GridSearchCV(cv='warn', error_score='raise-deprecating',
       estimator=Pipeline(memory=None,
     steps=[('vectorizer', HashingVectorizer(alternate_sign=True, analyzer='word', binary=False,
         decode_error='strict', dtype=<class 'numpy.float64'>,
         encoding='utf-8', input='content', lowercase=True,
         n_features=1000, ngram_range=(1, 1), non_negative=False,
         norm='l2',...f', max_iter=-1, probability=False, random_state=None,
  shrinking=True, tol=0.001, verbose=False))]),
       fit_params=None, iid='warn', n_jobs=-1,
       param_grid=[{'clf__kernel': ['rbf'], 'clf__C': [0.0001, 0.001, 0.01, 0.1, 1, 10], 'clf__gamma': [0.0001, 0.001, 0.01, 0.1, 1, 10]}, {'clf__kernel': ['linear'], 'clf__C': [0.0001, 0.001, 0.01, 0.1, 1, 10]}],
       pre_dispatch='2*n_jobs', refit=True, return_train_score='warn',
       scoring=None, verbose=1)

In [18]:
#printing test and train scores, f1 score
print("Best score: %0.3f" % grid_search.best_score_)

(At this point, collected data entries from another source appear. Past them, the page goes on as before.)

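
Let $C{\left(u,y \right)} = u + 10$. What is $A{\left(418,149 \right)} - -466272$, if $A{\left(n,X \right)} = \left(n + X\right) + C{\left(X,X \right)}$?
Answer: $466998$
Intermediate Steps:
$C{\left(u,y \right)} = 10 + u$
$A{\left(n,X \right)} = 10 + n + 2 X$ ($A{\left(n,X \right)} = \left(n + X\right) + \left(10 + X\right) = \left(X + n\right) + \left(10 + X\right) = 10 + n + 2 X$)
$A{\left(418,149 \right)} - -466272 = \left(10 + 418 + 2 \cdot 149\right) - -466272 = \left(10 + 418 + 298\right) + 466272 = 726 + 466272 = 466998$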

print("Training score: %0.3f" % grid_search.score(newsgroups_train.data, newsgroups_train.target))
print("Testing score: %0.3f" % grid_search.score(newsgroups_test.data, newsgroups_test.target))
print("fscore: %0.3f" % f1_score(newsgroups_test.target,grid_search.predict(newsgroups_test.data),average='macro'))

Best score: 0.621
Training score: 0.979
Testing score: 0.578
fscore: 0.571